One thing that can confuse us is that incubation and creative block look very similar on the surface: We reach a hiatus with our work and we are unable to move on.
So what’s the difference?
And how can we know which we’re experiencing?
The answer lies in the subtle differences in how we’re feeling.
The Horrible Empty Feeling of Being Blocked
But when I start to slip into a state of creative block, the feeling is different.
I don’t sense anything moving below the surface.
There’s just a feeling of horrible emptiness which manifests itself in a myriad of ways from shoulder-shrugging, devil-may-care, to plate-hurling frustration.
What Idea Incubation Feels Like
I don't know about you, but when I'm incubating, I can sense that my subconscious mind is at work.
While I might still feel a little anxious, I trust that a solution will present itself soon.
Creativity is paradoxical.

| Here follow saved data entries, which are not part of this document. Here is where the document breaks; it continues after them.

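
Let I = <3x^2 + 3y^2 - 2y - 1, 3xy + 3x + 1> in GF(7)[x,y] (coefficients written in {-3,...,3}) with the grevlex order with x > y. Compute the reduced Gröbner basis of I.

f_1 = 3x^2 + 3y^2 - 2y - 1, LT = x^2.
f_2 = 3xy + 3x + 1, LT = xy.

S(f_1,f_2): lcm = x^2y. S = y^3 - x^2 - 3y^2 + 2x + 2y.
  leading term y^3: no divisor's leading term divides it; move y^3 to the remainder.
  leading term x^2: subtract (2)·f_1 from -x^2 - 3y^2 + 2x + 2y → -2y^2 + 2x - y + 2
  leading term y^2: no divisor's leading term divides it; move -2y^2 to the remainder.
  leading term x: no divisor's leading term divides it; move 2x to the remainder.
  leading term y: no divisor's leading term divides it; move -y to the remainder.
  leading term 1: no divisor's leading term divides it; move 2 to the remainder.
  remainder y^3 - 2y^2 + 2x - y + 2 ≠ 0; add g_3 = y^3 - 2y^2 + 2x - y + 2 to the basis.

The other S-polynomials (S(f_1,g_3), S(f_2,g_3)) all reduce to 0 modulo the current basis, so we have a Gröbner basis.

G = {y^3 - 2y^2 + 2x - y + 2, x^2 + y^2 - 3y + 2, xy + x - 2}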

To create, a person must have knowledge but forget the knowledge, must see unexpected connections in things but not have a mental disorder, must work hard but spend time doing nothing as information incubates, must create many ideas yet most of them are useless, must look at the same thing as everyone else, yet see something different, must desire success but embrace failure, must be persistent but not stubborn, and must listen to experts but know how to disregard them.
—MiICHAEL MICHALKO
How to make space for Incubation
So if you’re not sure whether you’re incubating or blocked, the first thing to do is to make sure that you’re giving your ideas some quality incubation time.
The good news is that since incubation is about not-doing, this isn’t going to involve adding more things to your over-burdened to do list.
Instead, when you get that stuck, just-can’t-go-any-further feeling, you need to take time out. You can do that in any way that feels good - and for as long as it takes: From a long soak in the bath to three days hiking in the mountains.
Get in touch with your feelings by journalling, doing a stream-of-consciousness drawing or even talking it through with a trusted other.
Before you tell me “I can’t afford that time!”, remind yourself that you’ve already worked very hard on the initial stages of your project. You’ve filled yourself up with lots of relevant information and you’ve brainstormed as many solutions as you can think of.
The one thing that will help you birth your great idea is to let go, and allow your subconscious do its magic!